Peter Stephenson <p.w.stephenson@xxxxxxxxxxxx> wrote:
> I've still had no luck with Solaris, even Solaris 9.  It didn't help
> that the only UTF-8 locale around was ru_RU.UTF-8, but that isn't the
> basic problem and I don't know what is; it seems that even obvious
> multibyte strings like accented Latin characters aren't being
> recognised, even though all the functions are present, the terminal
> works fine with other multibyte systems, and LANG is set correctly.

On further investigation it seems that when given the first byte of a
multbyte character, mbrtowc() sometimes returns -1 (error) instead of -2
(incomplete).  Reading another character and then passing both to mbrtowc()
worked.  Sometimes later in the line it works as expected, returning -2 for
an initial byte.  It doesn't seem to be tied to the mbstate_t parameter in
an obvious way, indeed it wasn't obvious that was doing anything at all.

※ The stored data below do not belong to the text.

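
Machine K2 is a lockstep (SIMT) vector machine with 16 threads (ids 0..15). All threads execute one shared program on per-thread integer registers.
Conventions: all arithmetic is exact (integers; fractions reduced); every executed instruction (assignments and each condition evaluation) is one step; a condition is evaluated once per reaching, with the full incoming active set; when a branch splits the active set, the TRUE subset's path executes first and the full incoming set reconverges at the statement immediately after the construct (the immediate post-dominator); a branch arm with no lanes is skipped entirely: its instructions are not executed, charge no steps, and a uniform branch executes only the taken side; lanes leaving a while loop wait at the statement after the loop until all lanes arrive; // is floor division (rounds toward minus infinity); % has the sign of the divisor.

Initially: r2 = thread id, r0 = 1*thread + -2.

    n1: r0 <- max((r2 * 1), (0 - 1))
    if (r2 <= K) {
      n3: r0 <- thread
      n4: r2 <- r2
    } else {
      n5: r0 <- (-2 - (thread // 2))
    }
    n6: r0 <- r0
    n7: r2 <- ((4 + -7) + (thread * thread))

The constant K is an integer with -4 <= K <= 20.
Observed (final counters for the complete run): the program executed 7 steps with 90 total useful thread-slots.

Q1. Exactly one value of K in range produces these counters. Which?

Answer: K = 9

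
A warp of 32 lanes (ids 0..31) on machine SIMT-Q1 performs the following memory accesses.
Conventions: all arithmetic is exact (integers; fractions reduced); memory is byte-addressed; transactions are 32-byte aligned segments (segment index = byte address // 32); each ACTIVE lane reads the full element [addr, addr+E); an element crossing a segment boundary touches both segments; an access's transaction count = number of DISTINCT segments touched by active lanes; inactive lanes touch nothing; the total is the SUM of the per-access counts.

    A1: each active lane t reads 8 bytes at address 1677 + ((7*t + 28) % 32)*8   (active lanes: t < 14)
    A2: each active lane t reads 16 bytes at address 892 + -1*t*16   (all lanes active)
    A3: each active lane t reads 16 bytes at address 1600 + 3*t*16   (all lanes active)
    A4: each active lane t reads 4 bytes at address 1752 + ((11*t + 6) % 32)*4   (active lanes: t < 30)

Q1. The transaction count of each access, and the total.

A1: 9 transactions
A2: 17 transactions
A3: 32 transactions
A4: 5 transactions

Answer: 9,17,32,5; total 63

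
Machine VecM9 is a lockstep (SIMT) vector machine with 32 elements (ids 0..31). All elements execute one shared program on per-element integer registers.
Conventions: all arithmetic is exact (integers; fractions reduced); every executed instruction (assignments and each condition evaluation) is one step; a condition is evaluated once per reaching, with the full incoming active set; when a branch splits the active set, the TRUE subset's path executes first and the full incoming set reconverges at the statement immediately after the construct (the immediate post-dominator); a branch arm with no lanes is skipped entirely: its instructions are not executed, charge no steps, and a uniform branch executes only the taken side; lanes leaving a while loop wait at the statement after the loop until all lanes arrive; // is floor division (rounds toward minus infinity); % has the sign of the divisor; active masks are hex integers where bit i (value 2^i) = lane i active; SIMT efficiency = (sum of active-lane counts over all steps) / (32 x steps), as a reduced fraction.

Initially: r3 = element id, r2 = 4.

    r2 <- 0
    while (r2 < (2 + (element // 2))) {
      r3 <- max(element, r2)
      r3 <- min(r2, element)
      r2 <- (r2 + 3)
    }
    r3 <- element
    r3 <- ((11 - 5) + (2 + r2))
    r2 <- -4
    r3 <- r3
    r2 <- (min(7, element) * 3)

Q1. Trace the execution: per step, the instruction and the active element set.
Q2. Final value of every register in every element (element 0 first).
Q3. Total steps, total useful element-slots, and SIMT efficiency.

step 0: r2 <- 0                      0xffffffff
step 1: eval (r2 < (2 + (element // 2))) 0xffffffff
step 2: r3 <- max(element, r2)       0xffffffff
step 3: r3 <- min(r2, element)       0xffffffff
step 4: r2 <- (r2 + 3)               0xffffffff
step 5: eval (r2 < (2 + (element // 2))) 0xffffffff
step 6: r3 <- max(element, r2)       0xfffffff0
step 7: r3 <- min(r2, element)       0xfffffff0
step 8: r2 <- (r2 + 3)               0xfffffff0
step 9: eval (r2 < (2 + (element // 2))) 0xfffffff0
step 10: r3 <- max(element, r2)       0xfffffc00
step 11: r3 <- min(r2, element)       0xfffffc00
step 12: r2 <- (r2 + 3)               0xfffffc00
step 13: eval (r2 < (2 + (element // 2))) 0xfffffc00
step 14: r3 <- max(element, r2)       0xffff0000
step 15: r3 <- min(r2, element)       0xffff0000
step 16: r2 <- (r2 + 3)               0xffff0000
step 17: eval (r2 < (2 + (element // 2))) 0xffff0000
step 18: r3 <- max(element, r2)       0xffc00000
step 19: r3 <- min(r2, element)       0xffc00000
step 20: r2 <- (r2 + 3)               0xffc00000
step 21: eval (r2 < (2 + (element // 2))) 0xffc00000
step 22: r3 <- max(element, r2)       0xf0000000
step 23: r3 <- min(r2, element)       0xf0000000
step 24: r2 <- (r2 + 3)               0xf0000000
step 25: eval (r2 < (2 + (element // 2))) 0xf0000000
step 26: r3 <- element                0xffffffff
step 27: r3 <- ((11 - 5) + (2 + r2))  0xffffffff
step 28: r2 <- -4                     0xffffffff
step 29: r3 <- r3                     0xffffffff
step 30: r2 <- (min(7, element) * 3)  0xffffffff

Answer: 31 steps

r3: 11,11,11,11,14,14,14,14,14,14,17,17,17,17,17,17,20,20,20,20,20,20,23,23,23,23,23,23,26,26,26,26
r2: 0,3,6,9,12,15,18,21,21,21,21,21,21,21,21,21,21,21,21,21,21,21,21,21,21,21,21,21,21,21,21,21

steps = 31; useful = 672; efficiency = 672/992 = 21/31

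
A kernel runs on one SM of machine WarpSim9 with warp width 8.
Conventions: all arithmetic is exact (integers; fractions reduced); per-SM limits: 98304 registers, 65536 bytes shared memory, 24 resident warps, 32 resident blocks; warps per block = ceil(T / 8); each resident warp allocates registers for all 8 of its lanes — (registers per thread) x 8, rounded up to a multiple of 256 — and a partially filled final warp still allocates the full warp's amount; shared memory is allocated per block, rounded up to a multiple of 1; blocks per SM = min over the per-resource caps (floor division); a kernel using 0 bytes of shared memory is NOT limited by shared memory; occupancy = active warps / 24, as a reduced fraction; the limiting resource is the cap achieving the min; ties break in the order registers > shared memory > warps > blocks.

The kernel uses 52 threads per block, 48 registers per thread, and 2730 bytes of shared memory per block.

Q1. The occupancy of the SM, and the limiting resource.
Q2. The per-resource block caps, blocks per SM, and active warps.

Answer: occupancy 7/8, limited by warps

registers: 27 blocks
shared memory: 24 blocks
warps: 3 blocks
blocks: 32 blocks

Answer: 3 blocks, 21 active warps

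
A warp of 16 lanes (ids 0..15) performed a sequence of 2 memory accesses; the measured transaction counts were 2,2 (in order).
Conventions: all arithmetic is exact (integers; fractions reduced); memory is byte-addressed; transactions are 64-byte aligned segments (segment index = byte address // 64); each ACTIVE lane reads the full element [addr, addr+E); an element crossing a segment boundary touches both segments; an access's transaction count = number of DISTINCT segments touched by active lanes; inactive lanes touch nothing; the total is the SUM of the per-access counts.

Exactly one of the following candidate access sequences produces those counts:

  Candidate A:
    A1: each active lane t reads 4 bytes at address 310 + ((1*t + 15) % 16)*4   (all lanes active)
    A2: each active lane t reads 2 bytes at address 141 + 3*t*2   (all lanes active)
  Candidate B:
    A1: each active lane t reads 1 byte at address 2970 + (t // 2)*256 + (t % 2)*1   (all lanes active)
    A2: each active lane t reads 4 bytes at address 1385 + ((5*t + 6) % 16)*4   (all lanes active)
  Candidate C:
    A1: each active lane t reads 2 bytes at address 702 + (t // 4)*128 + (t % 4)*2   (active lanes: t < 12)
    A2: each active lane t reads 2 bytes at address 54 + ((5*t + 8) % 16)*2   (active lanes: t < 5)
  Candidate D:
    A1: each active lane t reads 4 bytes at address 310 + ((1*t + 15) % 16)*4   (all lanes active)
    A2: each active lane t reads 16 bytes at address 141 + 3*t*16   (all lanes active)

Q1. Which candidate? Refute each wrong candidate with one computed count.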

I had a go at rewriting getrestchar() to look for other queued bytes, but
that wasn't good enough and I haven't yet had a chance to look at why.
From the silence so far it seems like no one has encountered this before.

I wonder if it's some interaction between the library and gcc.

I won't have a chance to get any further before Christmas.  I'll be away
till the 3rd January.